Wir Menschen merken dies kaum, da unser Körper vergleichsweise sym­metrisch angelegt ist – aber schon bei der Spiegelschrift sind wir aufgeschmissen. Was sind Spiegel doch für geheimnisvolle und dialek­tische Werkzeuge! Sie verbreiten gerade da machtvoll und glänzend Falschheiten, wo wir Wahrheiten suchen. Diese tückische Eigenschaft macht sich Alex Lebus zunutze.

So lässt sie zum Beispiel das englische Wort »ME« spiegeln, das sich in einer optischen wie inhaltlichen Ver­wandlung in ein »WE« verkehrt. Die schnöde Drehung des Buch­stabens »M« geht mit einer poetischen und fast romantischen Wendung einher.
Das »Ich« hat plötzlich immer schon im »Wir« gesteckt, wie auch andersherum das »Wir« erst mit dem »Ich« entstehen kann: »Ich« und »Wir« bedingen einander. Dieser Erkenntnis ist der Betrachter just in dem Moment ausgesetzt, in dem er sich selbst spiegelt, was eine nochmalige Verwirr­ung darstellt. Ist  er in diesem Moment ein »Ich« oder ein »Wir«? Verliert sich der Einzelne in der Masse, ohne es zu merken – wie in Monty Pythons Film Das Leben des Brian, in dem die Menge unisono bestätigt: »Ja, wir sind alle Individuen?« Kann der Betrachter zu einer Erkenntnis gelangen, obwohl der Spiegel lügt? Es sind eben diese verqueren Verwirrungen und Paradoxien, aus denen Alex Lebus ihre Ideen schöpft und die sie – wiederum dem Denkmuster des Kon­t­rastes treu bleibend – in ästh­et­isch kühler Präzision künstlerisch umsetzt.

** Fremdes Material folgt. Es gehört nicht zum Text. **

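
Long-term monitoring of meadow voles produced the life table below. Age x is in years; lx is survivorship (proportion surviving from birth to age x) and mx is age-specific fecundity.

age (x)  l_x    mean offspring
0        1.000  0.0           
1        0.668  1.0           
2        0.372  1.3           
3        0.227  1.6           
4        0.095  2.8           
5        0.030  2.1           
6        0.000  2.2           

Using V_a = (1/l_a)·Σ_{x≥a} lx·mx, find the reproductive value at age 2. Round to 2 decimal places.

lx·mx for x ≥ 2: 0.4836, 0.3632, 0.266, 0.063, 0 → sum = 1.1758
V_2 = 1.1758 / l_2 = 1.1758 / 0.372 = 3.160753… → 3.16

3.16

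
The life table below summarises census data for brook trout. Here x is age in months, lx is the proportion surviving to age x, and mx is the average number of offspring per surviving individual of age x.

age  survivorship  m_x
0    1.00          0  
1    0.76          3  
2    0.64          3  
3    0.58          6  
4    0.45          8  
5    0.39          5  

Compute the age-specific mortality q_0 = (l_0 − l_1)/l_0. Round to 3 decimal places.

q_0 = (l_0 − l_1) / l_0 = (1 − 0.76) / 1
     = 0.24 / 1 = 0.24 → 0.240

0.240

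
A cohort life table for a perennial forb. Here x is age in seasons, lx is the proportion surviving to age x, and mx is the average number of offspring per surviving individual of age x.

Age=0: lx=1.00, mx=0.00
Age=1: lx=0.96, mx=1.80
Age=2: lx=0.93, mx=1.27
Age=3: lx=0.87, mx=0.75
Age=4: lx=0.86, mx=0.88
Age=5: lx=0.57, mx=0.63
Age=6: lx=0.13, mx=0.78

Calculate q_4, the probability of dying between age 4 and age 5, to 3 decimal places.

q_4 = (l_4 − l_5) / l_4 = (0.86 − 0.57) / 0.86
     = 0.29 / 0.86 = 0.337209… → 0.337

0.337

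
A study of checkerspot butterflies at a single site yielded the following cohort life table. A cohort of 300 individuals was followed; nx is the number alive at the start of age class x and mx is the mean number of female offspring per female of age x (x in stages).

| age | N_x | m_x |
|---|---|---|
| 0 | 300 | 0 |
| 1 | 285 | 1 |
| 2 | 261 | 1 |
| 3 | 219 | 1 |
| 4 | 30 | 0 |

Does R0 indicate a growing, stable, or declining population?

growing

lx = nx/n0 = nx/300: 1, 0.95, 0.87, 0.73, 0.1
R0 = Σ lx·mx = 0 + 0.95 + 0.87 + 0.73 + 0 = 2.55
R0 > 1, so the population is growing.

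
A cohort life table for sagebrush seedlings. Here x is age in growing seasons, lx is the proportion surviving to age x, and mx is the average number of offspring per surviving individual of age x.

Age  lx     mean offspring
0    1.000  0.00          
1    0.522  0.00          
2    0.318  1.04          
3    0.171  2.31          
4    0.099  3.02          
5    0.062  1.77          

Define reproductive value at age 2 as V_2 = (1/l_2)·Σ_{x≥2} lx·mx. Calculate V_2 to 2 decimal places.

lx·mx for x ≥ 2: 0.33072, 0.39501, 0.29898, 0.10974 → sum = 1.13445
V_2 = 1.13445 / l_2 = 1.13445 / 0.318 = 3.567453… → 3.57

3.57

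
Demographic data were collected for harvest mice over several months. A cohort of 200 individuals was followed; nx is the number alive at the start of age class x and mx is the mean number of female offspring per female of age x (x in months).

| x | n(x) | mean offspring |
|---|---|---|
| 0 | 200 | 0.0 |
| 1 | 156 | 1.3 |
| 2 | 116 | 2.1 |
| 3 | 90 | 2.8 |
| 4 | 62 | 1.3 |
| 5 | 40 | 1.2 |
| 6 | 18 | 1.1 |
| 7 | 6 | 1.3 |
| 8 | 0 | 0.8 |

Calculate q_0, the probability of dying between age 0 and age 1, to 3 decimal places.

lx = nx/n0 = nx/200: 1, 0.78, 0.58, 0.45, 0.31, 0.2, 0.09, 0.03, 0
q_0 = (l_0 − l_1) / l_0 = (1 − 0.78) / 1
     = 0.22 / 1 = 0.22 → 0.220

0.220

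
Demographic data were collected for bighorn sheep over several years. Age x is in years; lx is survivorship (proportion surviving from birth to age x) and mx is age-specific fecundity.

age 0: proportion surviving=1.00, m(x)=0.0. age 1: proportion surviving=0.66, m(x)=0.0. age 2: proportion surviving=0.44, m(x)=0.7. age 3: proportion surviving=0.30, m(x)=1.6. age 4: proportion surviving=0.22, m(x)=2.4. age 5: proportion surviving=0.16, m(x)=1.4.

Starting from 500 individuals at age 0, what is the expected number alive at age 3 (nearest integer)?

150

Expected survivors = N0 · l_3 = 500 × 0.30 = 150 → 150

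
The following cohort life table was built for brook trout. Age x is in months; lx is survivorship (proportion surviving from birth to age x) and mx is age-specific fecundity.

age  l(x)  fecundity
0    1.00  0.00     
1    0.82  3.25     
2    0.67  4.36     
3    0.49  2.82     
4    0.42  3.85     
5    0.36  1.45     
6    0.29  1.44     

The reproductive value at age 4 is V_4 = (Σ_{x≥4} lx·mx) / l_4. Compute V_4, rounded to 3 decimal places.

6.087

lx·mx for x ≥ 4: 1.617, 0.522, 0.4176 → sum = 2.5566
V_4 = 2.5566 / l_4 = 2.5566 / 0.42 = 6.087143… → 6.087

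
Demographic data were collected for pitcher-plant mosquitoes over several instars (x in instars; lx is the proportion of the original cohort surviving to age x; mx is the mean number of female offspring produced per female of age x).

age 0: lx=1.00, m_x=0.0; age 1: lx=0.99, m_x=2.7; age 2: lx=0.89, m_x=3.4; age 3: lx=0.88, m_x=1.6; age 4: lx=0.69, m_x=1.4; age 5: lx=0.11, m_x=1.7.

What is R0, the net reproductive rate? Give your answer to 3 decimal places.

8.260

lx·mx by age: 0, 2.673, 3.026, 1.408, 0.966, 0.187
R0 = Σ lx·mx = 8.26 → 8.260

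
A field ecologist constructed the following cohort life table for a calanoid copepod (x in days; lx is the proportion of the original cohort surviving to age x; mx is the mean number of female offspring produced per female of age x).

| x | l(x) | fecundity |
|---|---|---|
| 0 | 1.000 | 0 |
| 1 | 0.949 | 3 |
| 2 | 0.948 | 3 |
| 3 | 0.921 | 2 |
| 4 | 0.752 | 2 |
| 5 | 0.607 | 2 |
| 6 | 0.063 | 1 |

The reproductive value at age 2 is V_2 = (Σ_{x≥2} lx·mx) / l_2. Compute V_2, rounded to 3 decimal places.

7.877

lx·mx for x ≥ 2: 2.844, 1.842, 1.504, 1.214, 0.063 → sum = 7.467
V_2 = 7.467 / l_2 = 7.467 / 0.948 = 7.876582… → 7.877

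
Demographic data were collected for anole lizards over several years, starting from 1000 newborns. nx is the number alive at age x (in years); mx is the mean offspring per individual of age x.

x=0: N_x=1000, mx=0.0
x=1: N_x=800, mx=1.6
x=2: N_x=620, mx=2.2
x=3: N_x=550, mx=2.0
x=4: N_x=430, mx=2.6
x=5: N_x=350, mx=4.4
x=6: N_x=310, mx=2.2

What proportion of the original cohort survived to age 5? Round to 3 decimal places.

l_5 = n_5/n_0 = 350/1000 = 0.35 → 0.350

0.350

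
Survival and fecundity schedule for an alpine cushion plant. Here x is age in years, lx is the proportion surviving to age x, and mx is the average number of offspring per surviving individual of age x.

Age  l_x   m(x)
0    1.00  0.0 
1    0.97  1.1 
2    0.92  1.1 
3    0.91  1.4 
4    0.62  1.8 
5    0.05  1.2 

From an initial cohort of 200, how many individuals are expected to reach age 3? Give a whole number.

182

Expected survivors = N0 · l_3 = 200 × 0.91 = 182 → 182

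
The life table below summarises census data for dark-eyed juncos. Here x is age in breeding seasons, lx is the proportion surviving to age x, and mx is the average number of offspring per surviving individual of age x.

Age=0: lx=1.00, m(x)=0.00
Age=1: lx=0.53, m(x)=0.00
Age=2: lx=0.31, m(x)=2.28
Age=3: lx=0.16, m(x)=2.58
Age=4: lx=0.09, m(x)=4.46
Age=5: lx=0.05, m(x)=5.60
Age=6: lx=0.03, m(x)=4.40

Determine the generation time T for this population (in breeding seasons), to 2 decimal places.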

Schon sind wir bei einem zweitenkünstlerischen Mittel, das bei Alex Lebus‘ Arbeiten häufig vorzufinden ist und das ebenfalls dazu dient, Polaritäten aufzuspannen: die Schrift. Sie taucht in verschiedener Weise bei ihr auf, gern in Kombination mit Spiegeln. Stets bearbeitet die Künstlerin alte, bereits benutzte Spiegel, indem sie ihre Rückseiten partiell abkratzt, um beispiels­weise Begriffe wie Lust, INOUT oder haute Créature hervortreten zu lassen. Mit mechanischen Werkzeugen und diversen chemischen Hilfs­mitteln rückt die Künstlerin den in­dus­triell gefertigten Ober­flächen zu Leibe – Spiegel aus verschiedenen Zeiten erfordern unterschiedliche Be­handlungen, die Alex Lebus jedes Mal mühevoll neu erprobt. Wieder stoßen wir hierbei auf ein Gegensatz­paar, nämlich das von Stehenlassen und Abkratzen: Mal wird der Schriftzug entfernt, sodass der Be­trachter durch die Buchstaben hin­- durch hinter den Spiegel schauen kann; mal ist der Schriftzug der spiegelnde Teil, welcher die eigene Form zurückwirft, während die gesamt Restfläche, von der reflektierenden Schicht befreit, zu durchsichtigem Glas wird.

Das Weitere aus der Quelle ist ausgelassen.